Congratulations to the Cleveland Cavaliers – 2016 NBA Champions.    Many reasonable, rational people believed that Cleveland teams could never prevail in a championship series, due to the unseen but inevitable dynamics of hex, curse, and natural law.   But it’s feasible after all.

As Mr. Spock would say, “A radical alteration of our thought patterns must be in order,” and what better place to start than the topic of feasibility?

I often see data and analytics teams labor to attempt the truly infeasible.  Or to declare something infeasible when it was entirely possible, or even straightforward.

To me, attempting the infeasible is understandable – teams may not have the tools and techniques to determine if a goal or task can actually be accomplished.   Nonetheless, we can and do spend unnecessary time and effort asking the unanswerable, validating beyond our data quality, and predicting the unactionable.

When I’m told something is not feasible, that’s often a euphemism for “risky.” I’m less sanguine about that. Answering worthwhile questions with data is research, and there is no research – or its potential rewards – without risk.
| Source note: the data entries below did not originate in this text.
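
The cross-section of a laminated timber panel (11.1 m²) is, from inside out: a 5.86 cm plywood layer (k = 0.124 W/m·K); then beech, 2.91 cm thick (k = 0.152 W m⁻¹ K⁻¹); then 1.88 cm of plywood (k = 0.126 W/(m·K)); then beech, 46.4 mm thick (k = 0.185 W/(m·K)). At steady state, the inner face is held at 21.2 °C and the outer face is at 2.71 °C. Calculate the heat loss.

Treat each layer as a resistance in series:
  R_plywood = L/(kA) = 0.0586/(0.124·11.1) = 0.04257 K/W
  R_beech = L/(kA) = 0.0291/(0.152·11.1) = 0.01725 K/W
  R_plywood = L/(kA) = 0.0188/(0.126·11.1) = 0.01344 K/W
  R_beech = L/(kA) = 0.0464/(0.185·11.1) = 0.02260 K/W
ΣR = 0.04257 + 0.01725 + 0.01344 + 0.02260 = 0.09586 K/W
Q = ΔT/ΣR = (21.2 °C − 2.71 °C)/0.09586 = 193 W

Q = 193 W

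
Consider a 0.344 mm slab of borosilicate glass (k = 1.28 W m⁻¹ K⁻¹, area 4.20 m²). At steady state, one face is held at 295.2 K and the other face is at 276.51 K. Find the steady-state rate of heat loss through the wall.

Q = kA·ΔT/L = 1.28 × 4.20 × |295.2 K − 276.51 K| / 3.44×10^-4 = 2.92×10^5 W

Q = 2.92×10^5 W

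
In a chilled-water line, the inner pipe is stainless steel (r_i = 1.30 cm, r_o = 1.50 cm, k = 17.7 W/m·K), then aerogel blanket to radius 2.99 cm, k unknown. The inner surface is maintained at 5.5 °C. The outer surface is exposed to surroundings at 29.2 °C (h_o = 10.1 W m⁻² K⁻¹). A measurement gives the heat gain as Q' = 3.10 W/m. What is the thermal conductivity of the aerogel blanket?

ΣR = ΔT/Q' = |5.5 − 29.2|/3.10 = 7.645 m·K/W
Known resistances:
  R'_stainless steel = ln(0.0150/0.0130)/(2πk) = 0.1431/(2π·17.7) = 0.001287 m·K/W
  R'_conv,out = 1/(2πr h) = 1/(2π·0.0299·10.1) = 0.5270 m·K/W
R_aerogel blanket = ΣR − ΣR_known = 7.645 − 0.5283 = 7.117 m·K/W
ln(r₂/r₁)/(2πk) = 7.117 ⇒ k = 0.6898/(2π·7.117) = 0.0154 W/m·K

k = 0.0154 W/m·K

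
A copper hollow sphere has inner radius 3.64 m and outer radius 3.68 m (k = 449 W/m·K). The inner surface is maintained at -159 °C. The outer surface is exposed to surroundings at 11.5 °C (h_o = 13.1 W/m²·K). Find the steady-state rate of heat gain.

Series thermal resistances, inner to outer:
  R_copper = (1/3.64 − 1/3.68)/(4πk) = 0.002986/(4π·449) = 5.292×10^-7 K/W
  R_conv,out = 1/(4πr²h) = 1/(4π·3.68²·13.1) = 4.486×10^-4 K/W
ΣR = 5.292×10^-7 + 4.486×10^-4 = 4.491×10^-4 K/W
Q = ΔT/ΣR = (-159 °C − 11.5 °C)/4.491×10^-4 = -3.80×10^5 W
(Negative Q ⇒ heat flows inward; heat gain = 3.80×10^5 W.)

Q = 380 kW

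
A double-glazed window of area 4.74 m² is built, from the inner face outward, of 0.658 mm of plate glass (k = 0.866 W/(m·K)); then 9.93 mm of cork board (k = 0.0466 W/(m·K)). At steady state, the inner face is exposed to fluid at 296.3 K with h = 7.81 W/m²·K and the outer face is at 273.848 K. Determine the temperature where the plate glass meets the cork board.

Series thermal resistances, inner to outer:
  R_conv,in = 1/(hA) = 1/(7.81·4.74) = 0.02701 K/W
  R_plate glass = L/(kA) = 6.58×10^-4/(0.866·4.74) = 1.603×10^-4 K/W
  R_cork board = L/(kA) = 0.00993/(0.0466·4.74) = 0.04496 K/W
ΣR = 0.02701 + 1.603×10^-4 + 0.04496 = 0.07213 K/W
Q = ΔT/ΣR = (296.3 K − 273.848 K)/0.07213 = 311.3 W
From the inner boundary to the plate glass/cork board interface, ΣR_partial = 0.02717 K/W.
T_interface = T_in − Q·ΣR_partial = 296.3 K − (311.3)(0.02717) = 287.8 K

T = 287.8 K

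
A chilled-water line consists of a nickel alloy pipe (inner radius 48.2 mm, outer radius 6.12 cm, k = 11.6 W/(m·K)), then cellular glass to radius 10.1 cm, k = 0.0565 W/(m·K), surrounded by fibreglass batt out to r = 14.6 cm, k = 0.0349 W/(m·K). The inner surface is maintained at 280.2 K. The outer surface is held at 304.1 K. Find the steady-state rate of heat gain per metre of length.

Series thermal resistances, inner to outer:
  R'_nickel alloy = ln(0.0612/0.0482)/(2πk) = 0.2388/(2π·11.6) = 0.003276 m·K/W
  R'_cellular glass = ln(0.101/0.0612)/(2πk) = 0.5010/(2π·0.0565) = 1.411 m·K/W
  R'_fibreglass batt = ln(0.146/0.101)/(2πk) = 0.3685/(2π·0.0349) = 1.680 m·K/W
ΣR = 0.003276 + 1.411 + 1.680 = 3.094 m·K/W
Q' = ΔT/ΣR = (280.2 K − 304.1 K)/3.094 = -7.72 W/m
(Negative Q' ⇒ heat flows inward; heat gain = 7.72 W/m.)

Q' = 7.72 W/m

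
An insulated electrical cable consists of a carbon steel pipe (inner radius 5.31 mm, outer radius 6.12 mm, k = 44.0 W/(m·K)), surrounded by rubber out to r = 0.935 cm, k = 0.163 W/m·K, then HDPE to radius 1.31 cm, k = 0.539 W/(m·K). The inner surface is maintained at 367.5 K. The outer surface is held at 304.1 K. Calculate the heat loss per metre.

Resistance network (inner→outer):
  R'_carbon steel = ln(0.00612/0.00531)/(2πk) = 0.1420/(2π·44.0) = 5.135×10^-4 m·K/W
  R'_rubber = ln(0.00935/0.00612)/(2πk) = 0.4238/(2π·0.163) = 0.4138 m·K/W
  R'_HDPE = ln(0.0131/0.00935)/(2πk) = 0.3372/(2π·0.539) = 0.09958 m·K/W
ΣR = 5.135×10^-4 + 0.4138 + 0.09958 = 0.5139 m·K/W
Q' = ΔT/ΣR = (367.5 K − 304.1 K)/0.5139 = 123 W/m

Q' = 123 W/m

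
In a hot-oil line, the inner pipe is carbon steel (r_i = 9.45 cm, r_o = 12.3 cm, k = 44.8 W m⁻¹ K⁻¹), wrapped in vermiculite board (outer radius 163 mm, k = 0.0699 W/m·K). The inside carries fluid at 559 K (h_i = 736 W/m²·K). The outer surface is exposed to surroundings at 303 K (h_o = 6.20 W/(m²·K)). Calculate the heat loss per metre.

Q' = 319 W/m

Series thermal resistances, inner to outer:
  R'_conv,in = 1/(2πr h) = 1/(2π·0.0945·736) = 0.002288 m·K/W
  R'_carbon steel = ln(0.123/0.0945)/(2πk) = 0.2636/(2π·44.8) = 9.364×10^-4 m·K/W
  R'_vermiculite board = ln(0.163/0.123)/(2πk) = 0.2816/(2π·0.0699) = 0.6411 m·K/W
  R'_conv,out = 1/(2πr h) = 1/(2π·0.163·6.20) = 0.1575 m·K/W
ΣR = 0.002288 + 9.364×10^-4 + 0.6411 + 0.1575 = 0.8018 m·K/W
Q' = ΔT/ΣR = (559 K − 303 K)/0.8018 = 319 W/m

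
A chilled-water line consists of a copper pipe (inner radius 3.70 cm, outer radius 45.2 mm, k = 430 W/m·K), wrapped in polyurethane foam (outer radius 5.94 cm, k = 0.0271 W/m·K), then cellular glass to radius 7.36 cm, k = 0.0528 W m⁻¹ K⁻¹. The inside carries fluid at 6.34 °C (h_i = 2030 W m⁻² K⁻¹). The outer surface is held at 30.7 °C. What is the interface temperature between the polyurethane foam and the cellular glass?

T = 23.7 °C

Resistance network (inner→outer):
  R'_conv,in = 1/(2πr h) = 1/(2π·0.0370·2030) = 0.002119 m·K/W
  R'_copper = ln(0.0452/0.0370)/(2πk) = 0.2002/(2π·430) = 7.409×10^-5 m·K/W
  R'_polyurethane foam = ln(0.0594/0.0452)/(2πk) = 0.2732/(2π·0.0271) = 1.604 m·K/W
  R'_cellular glass = ln(0.0736/0.0594)/(2πk) = 0.2144/(2π·0.0528) = 0.6461 m·K/W
ΣR = 0.002119 + 7.409×10^-5 + 1.604 + 0.6461 = 2.252 m·K/W
Q' = ΔT/ΣR = (6.34 °C − 30.7 °C)/2.252 = -10.82 W/m
From the inner boundary to the polyurethane foam/cellular glass interface, ΣR_partial = 1.606 m·K/W.
T_interface = T_in − Q'·ΣR_partial = 6.34 °C − (-10.82)(1.606) = 23.7 °C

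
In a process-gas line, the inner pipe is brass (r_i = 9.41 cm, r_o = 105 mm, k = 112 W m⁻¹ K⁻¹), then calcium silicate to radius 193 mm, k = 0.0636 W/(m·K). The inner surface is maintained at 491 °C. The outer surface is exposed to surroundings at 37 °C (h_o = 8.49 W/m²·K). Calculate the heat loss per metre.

Treat each layer as a resistance in series:
  R'_brass = ln(0.105/0.0941)/(2πk) = 0.1096/(2π·112) = 1.557×10^-4 m·K/W
  R'_calcium silicate = ln(0.193/0.105)/(2πk) = 0.6087/(2π·0.0636) = 1.523 m·K/W
  R'_conv,out = 1/(2πr h) = 1/(2π·0.193·8.49) = 0.09713 m·K/W
ΣR = 1.557×10^-4 + 1.523 + 0.09713 = 1.620 m·K/W
Q' = ΔT/ΣR = (491 °C − 37 °C)/1.620 = 280 W/m

Q' = 280 W/m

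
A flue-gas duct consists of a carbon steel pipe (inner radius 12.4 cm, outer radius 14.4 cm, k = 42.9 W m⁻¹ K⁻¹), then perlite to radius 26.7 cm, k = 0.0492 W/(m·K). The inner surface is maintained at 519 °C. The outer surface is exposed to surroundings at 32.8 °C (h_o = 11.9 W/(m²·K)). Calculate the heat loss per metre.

Series thermal resistances, inner to outer:
  R'_carbon steel = ln(0.144/0.124)/(2πk) = 0.1495/(2π·42.9) = 5.547×10^-4 m·K/W
  R'_perlite = ln(0.267/0.144)/(2πk) = 0.6174/(2π·0.0492) = 1.997 m·K/W
  R'_conv,out = 1/(2πr h) = 1/(2π·0.267·11.9) = 0.05009 m·K/W
ΣR = 5.547×10^-4 + 1.997 + 0.05009 = 2.048 m·K/W
Q' = ΔT/ΣR = (519 °C − 32.8 °C)/2.048 = 237 W/m

Q' = 237 W/m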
My graduate advisor John Dahler would remind me “If we knew exactly what to do, it wouldn’t be research in the first place.”  The best Q&A – and its concomitant IT support – involves some creativity and risk.  We don’t need to jump off the Eiger in a Wingsuit,  just be willing to try new things occasionally, and accept that some of those won’t work out.  On the other hand, if our expensive data apparatus serves only to validate what we already know, what is the point?

When I talk about Q&A contexts, risk and feasibility are right in the picture.  I do ask that we assume a little risk –  in what for many of us will be a slightly different mindset and process.  When as a result we focus on what is genuinely relevant and feasible, we’ll save ourselves time and trouble.  And when we achieve transparency – each of us with enough knowledge of the entire Q&A process to perform our tasks optimally – we’ll get better outcomes and manage our risk too.